勝負已分,“女屍”放開蘇阿懸,悠閒地坐在棺槨邊緣,伸了個懶腰問道:“怎麼提前來了?”
蘇阿懸無奈努嘴:“我也有真受罰的時候。”
做師父的慚愧,這事確實是她做得不厚道,讓小徒弟白白蒙受諸多委屈,假惺惺安慰道:“等你熬出了頭,給你個掌門玩玩。”說著真亮出了一塊掌門腰牌,也不知是真是假,隨意地掛在冰錐上,任由小徒弟來取。
蘇阿懸料她準會這麼說,都沒正眼瞧,果斷回絕:“別,打從一進來您就對我說了,半年過去,還沒忘了這茬兒呢,來一回磨一次,耳朵都快磨成繭了,您不嫌煩哪。”
“女屍”瞅了瞅眼前這個不開竅的說道:“這不是等著你這個鐵杵能磨成針嘛。我算是看明白了,你和你家那糟老頭一樣是個榆木疙瘩,當個掌門還不樂意了,到時候發號施令要多威風就有多威風。這個另提,往後你就別喚我師父了,喚我樑夫人。”
蘇阿懸驚呼道:“您也太善變了吧,前陣子要我喚您做姑姑,後要我直呼您閨名,現在又冒出來一個樑夫人,變著花樣地讓我叫。莫非是您覺得這石室太無趣,要我每每扮演個角色給您消遣來吧?如若真是這樣,您跟我出去得了。”
“女屍”埋怨道:“那還不賴你,我與你阿爺年紀差一輪,你阿爺是個糟老頭,師父我還閉月羞花,讓你喚我姑姑,不過分吧?你顛來倒去一句話,說我與你阿爺是同輩,不好失了長幼尊卑,亂了輩分。我只教你在這裡叫喚,不予那老頭知道,這番善解人意,你這小兔崽子不領情,居然回我說不敢。膽大包天的蘇家姑娘,跟我在這兒說不敢,那就算了,讓你直呼我名,你竟是用同樣的說辭。回回都能給我懟過來,這回你再有什麼藉口都給我憋著。還有,斷了讓我出石室的念頭,要想學寒山劍法,就得在這兒。”說完在這樣一個陰森詭譎的地方整理起被睡亂了的珠釵妝容。
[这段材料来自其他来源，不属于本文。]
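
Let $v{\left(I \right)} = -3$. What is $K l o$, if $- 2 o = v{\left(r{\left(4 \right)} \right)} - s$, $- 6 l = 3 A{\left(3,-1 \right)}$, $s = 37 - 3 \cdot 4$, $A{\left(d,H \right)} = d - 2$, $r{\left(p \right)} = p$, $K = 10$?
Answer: $-70$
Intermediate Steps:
$A{\left(d,H \right)} = -2 + d$ ($A{\left(d,H \right)} = d - 2 = -2 + d$)
$s = 25$ ($s = 37 - 12 = 25$)
$l = - \frac{1}{2}$ ($l = - \frac{3 \left(-2 + 3\right)}{6} = - \frac{3 \cdot 1}{6} = \left(- \frac{1}{6}\right) 3 = - \frac{1}{2} \approx -0.5$)
$o = 14$ ($o = - \frac{-3 - 25}{2} = \left(- \frac{1}{2}\right) \left(-28\right) = 14$)
$K l o = 10 \left(- \frac{1}{2}\right) 14 = \left(-5\right) 14 = -70$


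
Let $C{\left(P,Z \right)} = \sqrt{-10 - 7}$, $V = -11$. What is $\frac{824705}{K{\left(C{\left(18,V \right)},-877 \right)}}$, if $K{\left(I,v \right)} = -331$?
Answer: $- \frac{824705}{331} \approx -2491.6$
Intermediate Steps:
$C{\left(P,Z \right)} = i \sqrt{17}$ ($C{\left(P,Z \right)} = \sqrt{-17} = i \sqrt{17}$)
$\frac{824705}{K{\left(C{\left(18,V \right)},-877 \right)}} = \frac{824705}{-331} = 824705 \left(- \frac{1}{331}\right) = - \frac{824705}{331}$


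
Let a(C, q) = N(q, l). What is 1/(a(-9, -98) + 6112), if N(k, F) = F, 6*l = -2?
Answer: 3/18335 ≈ 0.00016362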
蘇長風一代宗師,被人一遍一遍喊著糟老頭,不知會作何感想。
蘇阿懸原是介意的,畢竟阿爺在她心中舉足輕重,可怪就怪在他阿爺有愧於她,別說是叫幾聲糟老頭了,當著面過上幾招也是無可厚非的。
這位“樑夫人”與蘇長風師出同門,是已故寒山派掌門人之女,名叫莫彥,蘇長風自創的長風劍法,也是借鑑了寒山劍法的。
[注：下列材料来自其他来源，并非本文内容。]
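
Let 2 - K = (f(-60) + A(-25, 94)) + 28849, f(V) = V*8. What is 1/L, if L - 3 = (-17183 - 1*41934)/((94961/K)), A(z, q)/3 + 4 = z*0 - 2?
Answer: 94961/1676192716 ≈ 5.6653e-5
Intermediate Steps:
f(V) = 8*V
A(z, q) = -18 (A(z, q) = -12 + 3*(z*0 - 2) = -12 + 3*(0 - 2) = -12 + 3*(-2) = -12 - 6 = -18)
K = -28349 (K = 2 - ((8*(-60) - 18) + 28849) = 2 - ((-480 - 18) + 28849) = 2 - (-498 + 28849) = 2 - 1*28351 = 2 - 28351 = -28349)
L = 1676192716/94961 (L = 3 + (-17183 - 1*41934)/((94961/(-28349))) = 3 + (-17183 - 41934)/((94961*(-1/28349))) = 3 - 59117/(-94961/28349) = 3 - 59117*(-28349/94961) = 3 + 1675907833/94961 = 1676192716/94961 ≈ 17651.)
1/L = 1/(1676192716/94961) = 94961/1676192716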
爲了防止莫彥嘴裡再蹦出其他稱呼來,遲疑一閃而逝,蘇阿懸喚了聲:“樑夫人。”
清冷的臉因笑容而變得溫暖:“哎,這就對了。”
關於她師父,蘇阿懸只知其一,不知其二。她是阿爺的小師妹,出生的時候來探望過她,送了把長命金鎖。常人收徒,看的是筋骨,她收徒,見著面容喜歡就死活要認個小徒弟,趁著蘇長風張羅滿月酒的時候附帶辦了個拜師宴,從此蘇阿懸就莫名其妙有了位師父。
只是那時一別莫彥便像人間蒸發了一樣消失得無影無蹤,她生性灑脫,無拘無束,蘇家權當是她開的玩笑話,並未放在心上。時隔十六年,也不知從何得來的書信,命小徒弟上山學藝,以了她畢生遺願。
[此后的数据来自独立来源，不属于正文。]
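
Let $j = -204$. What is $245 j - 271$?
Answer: $-50251$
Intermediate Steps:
$245 j - 271 = 245 \left(-204\right) - 271 = -49980 - 271 = -50251$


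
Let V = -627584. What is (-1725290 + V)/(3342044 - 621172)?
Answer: -1176437/1360436 ≈ -0.86475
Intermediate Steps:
(-1725290 + V)/(3342044 - 621172) = (-1725290 - 627584)/(3342044 - 621172) = -2352874/2720872 = -2352874*1/2720872 = -1176437/1360436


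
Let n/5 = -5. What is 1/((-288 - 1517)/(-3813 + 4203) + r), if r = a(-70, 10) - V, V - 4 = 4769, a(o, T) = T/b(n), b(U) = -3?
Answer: -26/124305 ≈ -0.00020916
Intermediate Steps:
n = -25 (n = 5*(-5) = -25)
a(o, T) = -T/3 (a(o, T) = T/(-3) = T*(-1/3) = -T/3)
V = 4773 (V = 4 + 4769 = 4773)
r = -14329/3 (r = -1/3*10 - 1*4773 = -10/3 - 4773 = -14329/3 ≈ -4776.3)
1/((-288 - 1517)/(-3813 + 4203) + r) = 1/((-288 - 1517)/(-3813 + 4203) - 14329/3) = 1/(-1805/390 - 14329/3) = 1/(-1805*1/390 - 14329/3) = 1/(-361/78 - 14329/3) = 1/(-124305/26) = -26/124305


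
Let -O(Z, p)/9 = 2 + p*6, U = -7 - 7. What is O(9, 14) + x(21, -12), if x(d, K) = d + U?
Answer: -767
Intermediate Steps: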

寒山派自掌門過世後,掌門之位始終空懸,江湖門派一旦沒了主心骨,便好比一盤散沙,年輕有爲的紛紛自立門派,其中就包含了蘇長風。寒山派至此便退隱江湖,無人問及。至於莫彥爲何會出現在鹿鳴書院,又爲何要設機關以這樣的方式相見,箇中緣由並未在信中交代。
說的簡單是上山學藝,可好端端的學藝變成了必須橫跨兩道門檻,檻高千丈,猶如上青天。通過鹿鳴書院入學考是其一,要神不知鬼不覺瞞過所有人進入止水洞是其二,無論是哪一道都不簡單。
蘇阿懸是個暴脾氣,天掉下來一個師父,她哪會說去就去。全家人都不好意思開口直說,派了蘇夢玄這位大伯作代表去遊說,支支吾吾拐了幾個彎才說到重點上。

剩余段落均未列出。